Teaching
I teach and support early-year labs and tutorials with a focus on clarity, reproducible computation, and constructive feedback. Students move from analytical solutions to small Python scripts that test assumptions, residuals, and numerical error. I value accessibility, readable figures, and practical problem-solving.
Teaching Philosophy
My approach emphasizes:
- Clear expectations: Set standards early and provide transparent rubrics
- Hands-on support: Work alongside students to build confidence
- Analytical foundations: Connect paper-and-pencil methods to computational implementations
- Reproducibility: Teach version control, documentation, and verification habits
- Constructive feedback: Use formative assessments and peer explanation
Teaching Interests
- Numerical methods in Python
- Data fitting and uncertainty quantification
- Active tutorials and problem-based learning
- Rubric-based feedback for transparent grading
- Responsible use of AI and language models in coursework
- Accessible materials and inclusive teaching practices
Teaching Experience
Queen’s University (2024–present)
MECH 479 Nanomaterials (Instructor + TA, 2024/2025, 20–40 students) Interactive lectures on materials simulation, molecular dynamics, and computational nanoscience. Designed cross-platform tutorials emphasizing reproducible workflows, version control, and verification of numerical results.

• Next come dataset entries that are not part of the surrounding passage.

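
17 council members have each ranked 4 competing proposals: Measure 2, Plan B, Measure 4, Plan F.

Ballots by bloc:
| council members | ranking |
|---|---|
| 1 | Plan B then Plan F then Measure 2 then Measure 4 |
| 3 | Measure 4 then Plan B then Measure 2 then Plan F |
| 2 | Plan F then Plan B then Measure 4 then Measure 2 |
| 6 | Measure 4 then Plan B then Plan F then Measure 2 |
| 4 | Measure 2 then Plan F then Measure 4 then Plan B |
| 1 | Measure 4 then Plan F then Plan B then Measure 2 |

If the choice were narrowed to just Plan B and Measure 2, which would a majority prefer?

Plan B

Ballots ranking Plan B above Measure 2: 1 + 3 + 2 + 6 + 1 = 13.
Ballots ranking Measure 2 above Plan B: 17 − 13 = 4.
Plan B wins the head-to-head 13–4.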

MECH 272 Materials (Lab TA, Winter 2025) Undergraduate materials laboratory supporting hands-on characterization and testing methods.
CHEM 112 General Chemistry II (Lab TA, Winter 2025) Laboratory instruction for first-year engineering and science students.
Ontario Tech University (2021–2024)
Winter 2023 (Full TA load: ~1,600 reports and quizzes marked in one term)
- CHEM 1800U Chemistry for Engineers (9 lab sections, ~20 students each)
- CHEM 1020U Chemistry II (4 lab sections)
- CHEM 1010U Chemistry I (2 labs + 4 tutorials, ~20–45 students each)
- Science Café (Weekly drop-in support, 5–15 students per session)
Additional terms included coordination of multiple CHEM 1010U and 1020U lab sections, development of comment banks for efficient feedback, and mentoring of undergraduate peer tutors. Emphasized reproducible computation, academic integrity, and hands-on problem-solving across all courses.